You may illustrate the matter by circles. Draw a circle to indicate the idea animal. Draw another circle, partially overlapping the first, to indicate the idea man. The overlapping area indicates the point in which man and animal agree, and we may say — in so far — that man is an animal, and enunciate this mentally in the judgment, “Man is an animal.” The part of the man-circle which does not overlap, justifies the judgment, “Man is not a brute.” On the other hand, the part of the animal-circle which does not overlap, justifies the judgment, “A brute is not a man.”
c) Elements of the Judgment
Three elements enter into every judgment:
- two ideas in the mind;
- comparison of the two ideas by the mind;
- pronouncement by the mind (predication) on the agreement or disagreement of the two ideas.
The first two of these elements are taken together to constitute the material element of the judgment; the last is the formal element, the judgment proper.
We may mention here in passing that there are such things as sense-judgments. With these Dialectics has nothing to do, for this science treats of intellectual judgments wherein pronouncement is made upon ideas. Sense-judgments may be elicited by brutes, by those of undeveloped mind, and by normal adults acting without intellectual advertence. Thus the judgment that such a being is friendly or unfriendly (that is, is one to be sought after or avoided), that one sound is a summons and another a dismissal, are sense judgments.
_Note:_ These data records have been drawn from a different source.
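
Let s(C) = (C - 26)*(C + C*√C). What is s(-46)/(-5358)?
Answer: -552/893 - 552*I*√46/893 ≈ -0.61814 - 4.1924*I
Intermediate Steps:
s(C) = (-26 + C)*(C + C^(3/2))
s(-46)/(-5358) = ((-46)² + (-46)^(5/2) - 26*(-46) - (-1196)*I*√46)/(-5358) = (2116 + 2116*I*√46 + 1196 - (-1196)*I*√46)*(-1/5358) = (2116 + 2116*I*√46 + 1196 + 1196*I*√46)*(-1/5358) = (3312 + 3312*I*√46)*(-1/5358) = -552/893 - 552*I*√46/893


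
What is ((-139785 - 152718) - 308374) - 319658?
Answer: -920535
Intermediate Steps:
((-139785 - 152718) - 308374) - 319658 = (-292503 - 308374) - 319658 = -600877 - 319658 = -920535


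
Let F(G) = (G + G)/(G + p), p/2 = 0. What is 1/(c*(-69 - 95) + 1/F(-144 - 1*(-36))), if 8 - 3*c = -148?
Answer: -2/17055 ≈ -0.00011727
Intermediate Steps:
p = 0 (p = 2*0 = 0)
c = 52 (c = 8/3 - ⅓*(-148) = 8/3 + 148/3 = 52)
F(G) = 2 (F(G) = (G + G)/(G + 0) = (2*G)/G = 2)
1/(c*(-69 - 95) + 1/F(-144 - 1*(-36))) = 1/(52*(-69 - 95) + 1/2) = 1/(52*(-164) + ½) = 1/(-8528 + ½) = 1/(-17055/2) = -2/17055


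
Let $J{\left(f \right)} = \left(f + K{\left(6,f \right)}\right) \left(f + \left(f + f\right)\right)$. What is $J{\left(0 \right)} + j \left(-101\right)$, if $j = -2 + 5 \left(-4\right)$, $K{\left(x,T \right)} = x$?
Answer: $2222$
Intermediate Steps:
$j = -22$ ($j = -2 - 20 = -22$)
$J{\left(f \right)} = 3 f \left(6 + f\right)$ ($J{\left(f \right)} = \left(f + 6\right) \left(f + \left(f + f\right)\right) = \left(6 + f\right) \left(f + 2 f\right) = \left(6 + f\right) 3 f = 3 f \left(6 + f\right)$)
$J{\left(0 \right)} + j \left(-101\right) = 3 \cdot 0 \left(6 + 0\right) - -2222 = 3 \cdot 0 \cdot 6 + 2222 = 0 + 2222 = 2222$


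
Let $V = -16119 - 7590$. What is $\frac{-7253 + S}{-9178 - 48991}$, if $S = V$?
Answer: $\frac{30962}{58169} \approx 0.53228$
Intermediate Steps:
$V = -23709$ ($V = -16119 - 7590 = -23709$)
$S = -23709$
$\frac{-7253 + S}{-9178 - 48991} = \frac{-7253 - 23709}{-9178 - 48991} = - \frac{30962}{-58169} = \left(-30962\right) \left(- \frac{1}{58169}\right) = \frac{30962}{58169}$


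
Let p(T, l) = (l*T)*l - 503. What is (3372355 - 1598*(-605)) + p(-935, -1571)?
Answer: -2303279693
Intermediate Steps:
p(T, l) = -503 + T*l² (p(T, l) = (T*l)*l - 503 = T*l² - 503 = -503 + T*l²)
(3372355 - 1598*(-605)) + p(-935, -1571) = (3372355 - 1598*(-605)) + (-503 - 935*(-1571)²) = (3372355 + 966790) + (-503 - 935*2468041) = 4339145 + (-503 - 2307618335) = 4339145 - 2307618838 = -2303279693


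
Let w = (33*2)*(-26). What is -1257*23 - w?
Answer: -27195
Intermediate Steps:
w = -1716 (w = 66*(-26) = -1716)
-1257*23 - w = -1257*23 - 1*(-1716) = -28911 + 1716 = -27195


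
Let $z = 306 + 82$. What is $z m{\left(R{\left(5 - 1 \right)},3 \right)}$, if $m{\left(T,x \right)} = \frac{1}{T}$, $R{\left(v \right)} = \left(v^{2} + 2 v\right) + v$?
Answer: $\frac{97}{7} \approx 13.857$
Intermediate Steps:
$R{\left(v \right)} = v^{2} + 3 v$
$z = 388$
$z m{\left(R{\left(5 - 1 \right)},3 \right)} = \frac{388}{\left(5 - 1\right) \left(3 + \left(5 - 1\right)\right)} = \frac{388}{4 \left(3 + 4\right)} = \frac{388}{4 \cdot 7} = \frac{388}{28} = 388 \cdot \frac{1}{28} = \frac{97}{7}$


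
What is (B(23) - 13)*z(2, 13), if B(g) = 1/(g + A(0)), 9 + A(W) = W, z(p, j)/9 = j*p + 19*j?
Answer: -63531/2 ≈ -31766.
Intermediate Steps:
z(p, j) = 171*j + 9*j*p (z(p, j) = 9*(j*p + 19*j) = 9*(19*j + j*p) = 171*j + 9*j*p)
A(W) = -9 + W
B(g) = 1/(-9 + g) (B(g) = 1/(g + (-9 + 0)) = 1/(g - 9) = 1/(-9 + g))
(B(23) - 13)*z(2, 13) = (1/(-9 + 23) - 13)*(9*13*(19 + 2)) = (1/14 - 13)*(9*13*21) = (1/14 - 13)*2457 = -181/14*2457 = -63531/2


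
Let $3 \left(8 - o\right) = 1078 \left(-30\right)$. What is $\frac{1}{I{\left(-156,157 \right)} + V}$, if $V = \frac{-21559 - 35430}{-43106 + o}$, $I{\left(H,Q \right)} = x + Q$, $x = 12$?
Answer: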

So also are judgments upon bodily things formed immediately upon sensation, such as “It is raining,” “I feel cold.”
Summary of the Chapter
In this brief Chapter we have learned what is meant by judgment, by the terms subject and predicate, by the term predication or pronouncement of judgment. We have distinguished positive and negative judgments, and have listed the elements of judgment, classifying these as material and formal.